This has seen a reduction in headcount in its HQ and other regional operations. The exact number isn’t clear, although one source placed it at around 50 people, or less than 10% of employees.
Confirming the restructuring, Circ issued the following statement, citing the move to swappable batteries and a shift of focus to “efficiency and ops excellence”:
After fast growth in the initial stage now we focus on efficiency and ops excellence, including switching our operations mode to swappable battery scooters, [we] just introduced the Circ “KAISER” vehicle in a few German cities. Apart from being more cost efficient that is also more sustainable (cargo bikes instead of vans).
I managed to get Gadowski on a call and he added some further context to the layoffs, citing three reasons behind the decision to reduce headcount: seasonality, operational learnings and indeed the move to e-scooters with swappable batteries.
“It’s a seasonal business, we have less riders in the winter than summer,” explained the Circ founder. “In winter you can expect less than 50% of your summer rides with the current micromobility devices. That may change in the future.”
With regards to operational learnings, Gadowski says the company needed to learn how to operate a micromobility service across many markets simultaneously. “Basically figure out how to be more efficient, how to run a micromobility operation; it’s not optimised yet and we learned over the summer.”
He also conceded that, within the micromobility space more generally, there had been something of a land grab strategy that is now perhaps inevitably shifting toward greater emphasis on capital efficiency. “When we started this there was a focus on time to market but now it is not about time to market but efficiency,” he tells me.
Finally, Gadowski says the move to swappable battery technology means that Circ can run more efficiently and therefore also requires fewer people.
“What happens at the moment is we have warehouses where we store the scooters, maintain them and charge the batteries. Vans bring them into the city hotspots, the user rides them, then vans pick them up again where they are maintained or batteries charged. And now this changes to swappable batteries operations in which the vehicles are equipped with batteries that are swappable so you charge only the battery in the warehouse… and mechanics do light maintenance in-field.

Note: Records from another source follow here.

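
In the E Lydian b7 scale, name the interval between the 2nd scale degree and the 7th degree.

The scale runs E F♯ G♯ A♯ B C♯ D.
So we need the interval from F♯ up to D.
F♯ up to D is 8 semitones, a half step narrower than a major sixth, so the interval is minor.

minor sixth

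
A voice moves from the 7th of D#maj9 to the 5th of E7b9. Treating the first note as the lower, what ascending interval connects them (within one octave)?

D#maj9 has C## as its 7th, and E7b9 has B as its 5th.
7 letter names make it a seventh; at 9 semitones (a whole step narrower than major) the quality is diminished.

d7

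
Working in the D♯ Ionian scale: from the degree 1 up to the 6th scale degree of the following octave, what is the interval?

Spelling the D♯ Ionian scale: D♯ E♯ F𝄪 G♯ A♯ B♯ C𝄪.
That puts D♯ below B♯.
D♯ up to B♯ spans 13 letter names and 21 semitones — a major thirteenth.

major thirteenth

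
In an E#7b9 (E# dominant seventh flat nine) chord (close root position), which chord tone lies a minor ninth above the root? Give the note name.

F#

E#7b9 is spelled E#, G##, B#, D#, F#.
The root is E#. A minor ninth above E# is F#.
F# is the chord's 9th.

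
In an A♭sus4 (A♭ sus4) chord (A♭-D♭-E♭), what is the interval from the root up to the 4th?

Root = A♭; 4th = D♭.
From A♭ to D♭ is 5 semitones, exactly the perfect fourth.

perfect fourth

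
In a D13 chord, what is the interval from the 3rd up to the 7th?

diminished 5th

The chord tones of D dominant thirteenth are D, F♯, A, C, E, B.
So we need the interval from F♯ up to C.
5 letter names make it a fifth; at 6 semitones (a half step narrower than perfect) the quality is diminished.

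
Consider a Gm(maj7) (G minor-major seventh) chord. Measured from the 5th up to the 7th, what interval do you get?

major third

GmM7 (G minor-major seventh): G, Bb, D, F#.
5th = D; 7th = F#.
From D to F# is 4 semitones, exactly the major third.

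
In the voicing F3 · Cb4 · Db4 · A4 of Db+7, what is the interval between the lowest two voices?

diminished 5th

Those voices are F3 and Cb4.
F up to Cb is 6 semitones, a half step narrower than a perfect fifth, so the interval is diminished.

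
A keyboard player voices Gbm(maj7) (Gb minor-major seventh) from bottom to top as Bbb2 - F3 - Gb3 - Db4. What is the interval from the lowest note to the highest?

major tenth

The outer voices are Bbb2 and Db4.
From Bbb to Db is 16 semitones, exactly the major tenth.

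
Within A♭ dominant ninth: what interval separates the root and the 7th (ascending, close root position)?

minor seventh

A♭9 (A♭ dominant ninth) is spelled A♭–C–E♭–G♭–B♭.
Root = A♭; 7th = G♭.
From A♭ to G♭: 10 semitones over a seventh = minor.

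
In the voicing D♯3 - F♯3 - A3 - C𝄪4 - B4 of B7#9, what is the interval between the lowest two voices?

minor third

Those voices are D♯3 and F♯3.
3 letter names make it a third; at 3 semitones (a half step narrower than major) the quality is minor.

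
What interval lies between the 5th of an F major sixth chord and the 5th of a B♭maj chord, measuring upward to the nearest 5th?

perfect 4th

The 5th of F major sixth is C; the 5th of B♭maj is F.
From C to F is 5 semitones, exactly the perfect fourth.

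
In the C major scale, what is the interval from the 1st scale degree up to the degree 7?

major seventh

The scale runs C D E F G A B.
1st scale degree = C; 7th degree = B.
C up to B spans 7 letter names and 11 semitones — a major seventh.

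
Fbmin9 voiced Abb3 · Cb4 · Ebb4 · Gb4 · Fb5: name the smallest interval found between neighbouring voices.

Adjacent intervals: Abb3→Cb4 = major third; Cb4→Ebb4 = minor third; Ebb4→Gb4 = major third; Gb4→Fb5 = minor seventh.
The smallest is Cb4 to Ebb4, a minor third (3 semitones).

minor third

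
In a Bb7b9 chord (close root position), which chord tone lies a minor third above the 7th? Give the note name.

Cb

Bb7b9 (Bb dominant seventh flat nine): Bb, D, F, Ab, Cb.
The 7th is Ab. A minor third above Ab is Cb.
Cb is the chord's 9th.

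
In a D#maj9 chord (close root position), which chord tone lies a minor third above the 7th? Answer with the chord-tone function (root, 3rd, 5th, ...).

D#maj9 is spelled D#-F##-A#-C##-E#.
The 7th is C##. A minor third above C## is E#.
E# is the chord's 9th.

9th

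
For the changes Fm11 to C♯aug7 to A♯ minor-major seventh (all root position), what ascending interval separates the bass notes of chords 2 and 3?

major sixth

The roots are C♯ and A♯.
C♯ up to A♯ spans 6 letter names and 9 semitones — a major sixth.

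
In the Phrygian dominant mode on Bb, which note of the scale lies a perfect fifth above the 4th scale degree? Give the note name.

Bb

The scale is Bb Cb D Eb F Gb Ab.
The 4th scale degree is Eb; a perfect fifth above that is Bb — scale degree 1.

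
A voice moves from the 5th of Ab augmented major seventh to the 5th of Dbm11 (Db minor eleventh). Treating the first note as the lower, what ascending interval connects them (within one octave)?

diminished fourth

Ab augmented major seventh has E as its 5th, and Dbm11 (Db minor eleventh) has Ab as its 5th.
From E to Ab: 4 semitones over a fourth = diminished.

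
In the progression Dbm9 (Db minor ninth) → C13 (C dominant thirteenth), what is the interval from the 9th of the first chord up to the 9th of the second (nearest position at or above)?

major seventh

The 9th of Dbm9 (Db minor ninth) is Eb; the 9th of C13 (C dominant thirteenth) is D.
From Eb to D is 11 semitones, exactly the major seventh.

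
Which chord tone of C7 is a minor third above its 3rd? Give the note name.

Spelling the chord: C E G B♭.
The 3rd is E. A minor third above E is G.
G is the chord's 5th.

G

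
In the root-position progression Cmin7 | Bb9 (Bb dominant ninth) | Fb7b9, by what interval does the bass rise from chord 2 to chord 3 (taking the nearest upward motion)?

diminished 5th

The roots are Bb and Fb.
5 letter names make it a fifth; at 6 semitones (a half step narrower than perfect) the quality is diminished.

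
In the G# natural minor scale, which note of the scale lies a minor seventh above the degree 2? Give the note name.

The scale is G# A# B C# D# E F#.
The degree 2 is A#; a minor seventh above that is G# — scale degree 1.

G#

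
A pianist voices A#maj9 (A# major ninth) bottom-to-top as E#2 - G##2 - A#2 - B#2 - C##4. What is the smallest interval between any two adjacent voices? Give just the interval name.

Adjacent intervals: E#2→G##2 = major third; G##2→A#2 = minor second; A#2→B#2 = major second; B#2→C##4 = major ninth.
The smallest is G##2 to A#2, a minor second (1 semitone).

m2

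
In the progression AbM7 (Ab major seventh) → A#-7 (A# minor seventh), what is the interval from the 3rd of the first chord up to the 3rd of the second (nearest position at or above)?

AbM7 (Ab major seventh) has C as its 3rd, and A#-7 (A# minor seventh) has C# as its 3rd.
From C to C#: 1 semitone over a unison = augmented.

augmented unison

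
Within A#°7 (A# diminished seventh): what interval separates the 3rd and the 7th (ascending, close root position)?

diminished 5th

The chord tones of A#dim7 (A# diminished seventh) are A#, C#, E, G.
So we need the interval from C# up to G.
C# up to G is 6 semitones, a half step narrower than a perfect fifth, so the interval is diminished.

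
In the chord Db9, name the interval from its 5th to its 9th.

perfect 5th

The chord tones of Db9 are Db–F–Ab–Cb–Eb.
The 5th is Ab and the 9th is Eb.
Counting 5 letters and 7 half steps from Ab gives a perfect fifth.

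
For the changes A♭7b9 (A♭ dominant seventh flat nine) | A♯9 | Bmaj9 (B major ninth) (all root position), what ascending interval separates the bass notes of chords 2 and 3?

minor second

The roots are A♯ and B.
From A♯ to B: 1 semitone over a second = minor.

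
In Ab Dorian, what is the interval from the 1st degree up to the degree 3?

The scale runs Ab Bb Cb Db Eb F Gb.
1st degree = Ab; 3rd scale degree = Cb.
3 letter names make it a third; at 3 semitones (a half step narrower than major) the quality is minor.

minor third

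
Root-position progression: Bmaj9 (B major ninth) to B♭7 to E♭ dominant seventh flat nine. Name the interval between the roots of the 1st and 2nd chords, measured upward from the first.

The roots are B and B♭.
B up to B♭ is 11 semitones, a half step narrower than a perfect octave, so the interval is diminished.

diminished octave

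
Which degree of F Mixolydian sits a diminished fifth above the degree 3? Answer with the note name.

Eb

The scale is F G A B♭ C D E♭.
The degree 3 is A; a diminished fifth above that is E♭ — scale degree 7.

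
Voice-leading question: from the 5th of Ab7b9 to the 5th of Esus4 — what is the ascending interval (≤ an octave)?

A5

The 5th of Ab7b9 is Eb; the 5th of Esus4 is B.
Eb up to B is 8 semitones, a half step wider than a perfect fifth, so the interval is augmented.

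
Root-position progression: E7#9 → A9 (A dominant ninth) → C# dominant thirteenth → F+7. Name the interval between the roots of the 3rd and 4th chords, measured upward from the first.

diminished 4th

The roots are C# and F.
4 letter names make it a fourth; at 4 semitones (a half step narrower than perfect) the quality is diminished.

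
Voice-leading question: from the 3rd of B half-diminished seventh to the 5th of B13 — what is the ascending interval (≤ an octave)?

The 3rd of B half-diminished seventh is D; the 5th of B13 is F♯.
Counting 3 letters and 4 half steps from D gives a major third.

major third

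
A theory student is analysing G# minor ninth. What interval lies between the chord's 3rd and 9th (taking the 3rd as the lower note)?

major 7th

The chord tones of G#m9 (G# minor ninth) are G#–B–D#–F#–A#.
That puts B below A#.
Counting 7 letters and 11 half steps from B gives a major seventh.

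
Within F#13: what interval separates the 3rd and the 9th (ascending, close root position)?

F#13: F# A# C# E G# D#.
The 3rd is A# and the 9th is G#.
A# up to G# is 10 semitones, a half step narrower than a major seventh, so the interval is minor.

minor 7th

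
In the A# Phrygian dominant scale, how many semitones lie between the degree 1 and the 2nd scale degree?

The scale is A# B C## D# E# F# G#.
A# up to B is a minor second — 1 semitone.

1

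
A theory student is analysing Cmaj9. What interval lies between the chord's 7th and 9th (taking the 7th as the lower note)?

m3

Spelling the chord: C-E-G-B-D.
The 7th is B and the 9th is D.
From B to D: 3 semitones over a third = minor.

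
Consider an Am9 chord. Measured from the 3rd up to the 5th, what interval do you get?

M3

The chord tones of Am9 are A C E G B.
So we need the interval from C up to E.
From C to E is 4 semitones, exactly the major third.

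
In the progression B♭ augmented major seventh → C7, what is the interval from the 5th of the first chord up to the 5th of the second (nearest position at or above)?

m2

B♭ augmented major seventh has F♯ as its 5th, and C7 has G as its 5th.
2 letter names make it a second; at 1 semitone (a half step narrower than major) the quality is minor.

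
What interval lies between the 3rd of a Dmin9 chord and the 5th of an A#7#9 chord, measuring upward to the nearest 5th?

The 3rd of Dmin9 is F; the 5th of A#7#9 is E#.
F up to E# is 12 semitones, a half step wider than a major seventh, so the interval is augmented.

A7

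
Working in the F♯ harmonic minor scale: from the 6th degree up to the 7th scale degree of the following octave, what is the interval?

Spelling the F♯ harmonic minor scale: F♯ G♯ A B C♯ D E♯.
So we need the interval from D up to E♯.
9 letter names make it a ninth; at 15 semitones (a half step wider than major) the quality is augmented.

augmented ninth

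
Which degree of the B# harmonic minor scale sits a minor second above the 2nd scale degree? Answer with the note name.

The scale is B# C## D# E# F## G# A##.
The 2nd scale degree is C##; a minor second above that is D# — scale degree 3.

D#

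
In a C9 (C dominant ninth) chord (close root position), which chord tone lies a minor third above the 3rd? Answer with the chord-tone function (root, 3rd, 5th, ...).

5th

C9 (C dominant ninth) is spelled C, E, G, Bb, D.
The 3rd is E. A minor third above E is G.
G is the chord's 5th.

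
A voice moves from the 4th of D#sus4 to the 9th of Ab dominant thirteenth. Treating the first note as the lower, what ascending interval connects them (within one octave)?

D#sus4 has G# as its 4th, and Ab dominant thirteenth has Bb as its 9th.
3 letter names make it a third; at 2 semitones (a whole step narrower than major) the quality is diminished.

diminished third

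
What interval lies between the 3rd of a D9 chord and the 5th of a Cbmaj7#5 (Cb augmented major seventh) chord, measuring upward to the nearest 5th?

The 3rd of D9 is F#; the 5th of Cbmaj7#5 (Cb augmented major seventh) is G.
From F# to G: 1 semitone over a second = minor.

m2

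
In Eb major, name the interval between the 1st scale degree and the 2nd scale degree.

major 2nd

Eb major: Eb F G Ab Bb C D.
That puts Eb below F.
Eb up to F spans 2 letter names and 2 semitones — a major second.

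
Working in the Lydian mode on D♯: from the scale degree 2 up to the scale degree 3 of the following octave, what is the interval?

M9

Spelling the Lydian mode on D♯: D♯ E♯ F𝄪 G𝄪 A♯ B♯ C𝄪.
The scale degree 2 is E♯ and the degree 3 (up an octave) is F𝄪.
E♯ up to F𝄪 spans 9 letter names and 14 semitones — a major ninth.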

This requires less people because it is more operations efficient.”
Meanwhile, Circ shared some updated metrics with TechCrunch. The company says it has enabled approximately 10 million rides to date and has 3 million registered customers. It operates in more than 40 cities across 14 European countries, in addition to United Arab Emirates.
I’m also told that this year Circ has seen “positive unit economics” in cities in about one-third of its countries (five out of 14). “In 2020 we expect to be unit economic profitable across the group,” a spokesperson tells TechCrunch.
Circ — then called Flash — raised €55 million in Series A funding in January, with Target Global leading the round via its mobility fund.